There’s something odd about the anti-vaccine movement.
In this case, I’m not referring to the astonishing belief that essential oils will protect against infectious diseases, or that contracting tetanus simply means one’s immune system was insufficiently robust. Nor do I mean the surprising willingness to go on the public record with an unapologetic sense of entitlement. Those are both hard to understand, to be sure, but they’re not what I’m getting at now.
No, the thing I’m pondering about the anti-vaccine movement is the strange sway it seems to have over politicians. Potential presidential candidates from across the political spectrum seem shockingly ready to beclown themselves in fealty to a small number of irresponsible voters.
It’s one thing when perennial punchline non-candidate Donald Trump takes to social media to blather about vaccines and autism. His asinine pronouncements are merely one part of his ongoing campaign to prove how much bigger his mouth is than his brain, and nobody takes his occasional forays into political flim-flammery at all seriously. The man is a walking conspiracy theory with terrible hair, so what’s one more?

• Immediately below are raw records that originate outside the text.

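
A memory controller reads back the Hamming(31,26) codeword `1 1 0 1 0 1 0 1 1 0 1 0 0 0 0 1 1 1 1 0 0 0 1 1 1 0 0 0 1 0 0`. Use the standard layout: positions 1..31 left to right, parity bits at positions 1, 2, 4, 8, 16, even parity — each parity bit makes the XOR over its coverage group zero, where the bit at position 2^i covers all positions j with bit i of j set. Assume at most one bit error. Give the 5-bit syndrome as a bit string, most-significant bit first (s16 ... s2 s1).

00000

s1: b1⊕b3⊕b5⊕b7⊕b9⊕b11⊕b13⊕b15⊕b17⊕b19⊕b21⊕b23⊕b25⊕b27⊕b29⊕b31 = 1⊕0⊕0⊕0⊕1⊕1⊕0⊕0⊕1⊕1⊕0⊕1⊕1⊕0⊕1⊕0 = 0
s2: b2⊕b3⊕b6⊕b7⊕b10⊕b11⊕b14⊕b15⊕b18⊕b19⊕b22⊕b23⊕b26⊕b27⊕b30⊕b31 = 1⊕0⊕1⊕0⊕0⊕1⊕0⊕0⊕1⊕1⊕0⊕1⊕0⊕0⊕0⊕0 = 0
s4: b4⊕b5⊕b6⊕b7⊕b12⊕b13⊕b14⊕b15⊕b20⊕b21⊕b22⊕b23⊕b28⊕b29⊕b30⊕b31 = 1⊕0⊕1⊕0⊕0⊕0⊕0⊕0⊕0⊕0⊕0⊕1⊕0⊕1⊕0⊕0 = 0
s8: b8⊕b9⊕b10⊕b11⊕b12⊕b13⊕b14⊕b15⊕b24⊕b25⊕b26⊕b27⊕b28⊕b29⊕b30⊕b31 = 1⊕1⊕0⊕1⊕0⊕0⊕0⊕0⊕1⊕1⊕0⊕0⊕0⊕1⊕0⊕0 = 0
s16: b16⊕b17⊕b18⊕b19⊕b20⊕b21⊕b22⊕b23⊕b24⊕b25⊕b26⊕b27⊕b28⊕b29⊕b30⊕b31 = 1⊕1⊕1⊕1⊕0⊕0⊕0⊕1⊕1⊕1⊕0⊕0⊕0⊕1⊕0⊕0 = 0
Syndrome (s16...s1) = 00000 → position 0 (no error).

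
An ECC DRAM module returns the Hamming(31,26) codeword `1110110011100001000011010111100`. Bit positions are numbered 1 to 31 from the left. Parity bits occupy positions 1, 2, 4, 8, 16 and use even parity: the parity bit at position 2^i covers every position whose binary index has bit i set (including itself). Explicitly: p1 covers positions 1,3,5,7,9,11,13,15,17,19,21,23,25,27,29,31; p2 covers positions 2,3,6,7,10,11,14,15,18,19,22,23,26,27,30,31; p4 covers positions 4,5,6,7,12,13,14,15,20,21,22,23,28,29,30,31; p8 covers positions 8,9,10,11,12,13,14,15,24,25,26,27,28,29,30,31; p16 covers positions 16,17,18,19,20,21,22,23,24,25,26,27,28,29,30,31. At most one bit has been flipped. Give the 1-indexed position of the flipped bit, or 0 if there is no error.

0

s1: b1⊕b3⊕b5⊕b7⊕b9⊕b11⊕b13⊕b15⊕b17⊕b19⊕b21⊕b23⊕b25⊕b27⊕b29⊕b31 = 1⊕1⊕1⊕0⊕1⊕1⊕0⊕0⊕0⊕0⊕1⊕0⊕0⊕1⊕1⊕0 = 0
s2: b2⊕b3⊕b6⊕b7⊕b10⊕b11⊕b14⊕b15⊕b18⊕b19⊕b22⊕b23⊕b26⊕b27⊕b30⊕b31 = 1⊕1⊕1⊕0⊕1⊕1⊕0⊕0⊕0⊕0⊕1⊕0⊕1⊕1⊕0⊕0 = 0
s4: b4⊕b5⊕b6⊕b7⊕b12⊕b13⊕b14⊕b15⊕b20⊕b21⊕b22⊕b23⊕b28⊕b29⊕b30⊕b31 = 0⊕1⊕1⊕0⊕0⊕0⊕0⊕0⊕0⊕1⊕1⊕0⊕1⊕1⊕0⊕0 = 0
s8: b8⊕b9⊕b10⊕b11⊕b12⊕b13⊕b14⊕b15⊕b24⊕b25⊕b26⊕b27⊕b28⊕b29⊕b30⊕b31 = 0⊕1⊕1⊕1⊕0⊕0⊕0⊕0⊕1⊕0⊕1⊕1⊕1⊕1⊕0⊕0 = 0
s16: b16⊕b17⊕b18⊕b19⊕b20⊕b21⊕b22⊕b23⊕b24⊕b25⊕b26⊕b27⊕b28⊕b29⊕b30⊕b31 = 1⊕0⊕0⊕0⊕0⊕1⊕1⊕0⊕1⊕0⊕1⊕1⊕1⊕1⊕0⊕0 = 0
Syndrome (s16...s1) = 00000 → position 0 (no error).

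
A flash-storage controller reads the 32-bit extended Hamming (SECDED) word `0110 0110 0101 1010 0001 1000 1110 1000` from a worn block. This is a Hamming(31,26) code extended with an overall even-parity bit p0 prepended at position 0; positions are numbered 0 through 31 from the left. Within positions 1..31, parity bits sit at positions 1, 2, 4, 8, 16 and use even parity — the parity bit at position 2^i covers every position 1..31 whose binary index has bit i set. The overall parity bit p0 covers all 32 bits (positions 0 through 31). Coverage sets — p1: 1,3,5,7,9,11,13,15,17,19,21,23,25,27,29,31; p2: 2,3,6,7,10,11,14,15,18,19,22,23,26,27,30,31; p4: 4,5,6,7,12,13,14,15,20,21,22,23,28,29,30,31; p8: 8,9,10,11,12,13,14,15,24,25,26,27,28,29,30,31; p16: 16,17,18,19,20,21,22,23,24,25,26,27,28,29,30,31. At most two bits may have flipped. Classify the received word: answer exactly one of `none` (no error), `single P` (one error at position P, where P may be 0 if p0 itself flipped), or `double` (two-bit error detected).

none

s1: b1⊕b3⊕b5⊕b7⊕b9⊕b11⊕b13⊕b15⊕b17⊕b19⊕b21⊕b23⊕b25⊕b27⊕b29⊕b31 = 1⊕0⊕1⊕0⊕1⊕1⊕0⊕0⊕0⊕1⊕0⊕0⊕1⊕0⊕0⊕0 = 0
s2: b2⊕b3⊕b6⊕b7⊕b10⊕b11⊕b14⊕b15⊕b18⊕b19⊕b22⊕b23⊕b26⊕b27⊕b30⊕b31 = 1⊕0⊕1⊕0⊕0⊕1⊕1⊕0⊕0⊕1⊕0⊕0⊕1⊕0⊕0⊕0 = 0
s4: b4⊕b5⊕b6⊕b7⊕b12⊕b13⊕b14⊕b15⊕b20⊕b21⊕b22⊕b23⊕b28⊕b29⊕b30⊕b31 = 0⊕1⊕1⊕0⊕1⊕0⊕1⊕0⊕1⊕0⊕0⊕0⊕1⊕0⊕0⊕0 = 0
s8: b8⊕b9⊕b10⊕b11⊕b12⊕b13⊕b14⊕b15⊕b24⊕b25⊕b26⊕b27⊕b28⊕b29⊕b30⊕b31 = 0⊕1⊕0⊕1⊕1⊕0⊕1⊕0⊕1⊕1⊕1⊕0⊕1⊕0⊕0⊕0 = 0
s16: b16⊕b17⊕b18⊕b19⊕b20⊕b21⊕b22⊕b23⊕b24⊕b25⊕b26⊕b27⊕b28⊕b29⊕b30⊕b31 = 0⊕0⊕0⊕1⊕1⊕0⊕0⊕0⊕1⊕1⊕1⊕0⊕1⊕0⊕0⊕0 = 0
Syndrome (s16...s1) = 00000 → position 0 (no error).
Overall parity (XOR of all 32 bits, including p0): 0⊕1⊕1⊕0⊕0⊕1⊕1⊕0⊕0⊕1⊕0⊕1⊕1⊕0⊕1⊕0⊕0⊕0⊕0⊕1⊕1⊕0⊕0⊕0⊕1⊕1⊕1⊕0⊕1⊕0⊕0⊕0 = 0
Overall=0, syndrome position=0 → no error.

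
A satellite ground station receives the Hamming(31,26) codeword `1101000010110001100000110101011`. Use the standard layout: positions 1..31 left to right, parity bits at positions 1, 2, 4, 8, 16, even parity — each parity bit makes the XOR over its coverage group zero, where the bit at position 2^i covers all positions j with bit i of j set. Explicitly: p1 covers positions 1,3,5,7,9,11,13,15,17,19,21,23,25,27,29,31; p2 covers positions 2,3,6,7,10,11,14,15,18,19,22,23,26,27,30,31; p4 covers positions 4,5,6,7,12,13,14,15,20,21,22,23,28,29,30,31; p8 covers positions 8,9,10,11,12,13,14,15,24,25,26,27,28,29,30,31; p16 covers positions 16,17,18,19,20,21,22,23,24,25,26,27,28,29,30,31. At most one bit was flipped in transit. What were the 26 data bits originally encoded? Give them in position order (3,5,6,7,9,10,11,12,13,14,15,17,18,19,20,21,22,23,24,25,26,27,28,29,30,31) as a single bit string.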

But it’s another thing entirely when serious contenders for their party’s nomination make fools of themselves paying obeisance to vaccine refusers. The most recent examples are New Jersey Governor Chris Christie and Kentucky Senator Rand Paul, who earlier this week got into a race to the bottom of the anti-vaxx barrel. While, as a fellow physician, I have special contempt for Sen. Paul’s tissue-thin assertions about children who “wound up with profound mental disorders after vaccines,” Gov. Christie’s comments that “It’s more important what you think [about vaccines] as a parent than what you think as a public official” earn a special spot in ignominy as well.
Before we write this off as merely a Republican problem, however, the unfortunate fact remains that in 2008, three candidates from both parties decided to go wading in the stupid pool, including the two who ended up on the ballot.
Barack Obama: "We've seen just a skyrocketing autism rate. Some people are suspicious that it's connected to the vaccines. This person included. The science right now is inconclusive, but we have to research it.”
John McCain: “It's indisputable that [autism] is on the rise among children, the question is what's causing it. And we go back and forth and there's strong evidence that indicates it's got to do with a preservative in vaccines."
Hillary Clinton: “I am committed to make investments to find the causes of autism, including possible environmental causes like vaccines.”
None of them had any excuse for making these irresponsible, baseless comments. There was ample evidence readily at hand years before 2008 that rendered every single one of these statements scientifically void, including a 2004 report from the Institutes of Medicine that found no connection whatsoever between vaccines and autism. Sen. McCain’s reference to a vaccine preservative no doubt meant thimerosal, which has been its own focus of study and had also been found to have no association with autism, including research that came out in 2007. While I appreciate President Obama’s recent, reassuringly sane comments about the importance of vaccinating, it cannot be denied that he and his two opponents engaged in unambiguous pandering to anti-vaccine elements back in the day.
What perplexes me is why they would do so. While there are definitely communities that have an inordinate number of vaccine refusers, often on the affluent side of the socioeconomic coin, they are overwhelmed by the vast majority of responsible adults who immunize their kids on schedule. With vaccination rates nationwide at 90 percent or higher, what on earth motivates politicians to cater to the small, irresponsible minority?
In some cases there’s a kind of cracked rationale that I can comprehend. Former GOP Representative Michele Bachmann’s wild-eyed tirades against the vaccine for human papillomavirus (HPV) make a modicum of skewed sense. Since HPV is a sexually-transmitted infection, social conservatives were in a swivet that protecting against it would turn their otherwise pure children into wanton hedonists. Rep. Bachmann, never a serious candidate herself, was simply trying to cozy up to them, though in such a crazy way that even Rush Limbaugh wanted none of it.
Along those lines, one could interpret Sen. Paul’s statements that vaccines should be “voluntary” as of a piece with his cherry-picked quasi-libertarianism. However, that doesn’t explain his appalling comments about vaccine-related neurological damage. Whatever the political calculus that undergirds them, it doesn’t make them either accurate or excusable.
With the measles outbreak at Disneyland casting greater light on those who refuse to vaccinate, it appears that their decision is getting the popular cultural condemnation that it deserves. Hopefully that means, whatever the benighted reasons behind it, politicians will stop making statements meant to appeal to those who want their bad health decisions validated. Comments like Gov. Christie’s and Sen. Paul’s, just like then-Sen. Obama’s before, are incorrect, dangerous and deeply frustrating to the medical community. Let’s hope we’ve heard the last of them.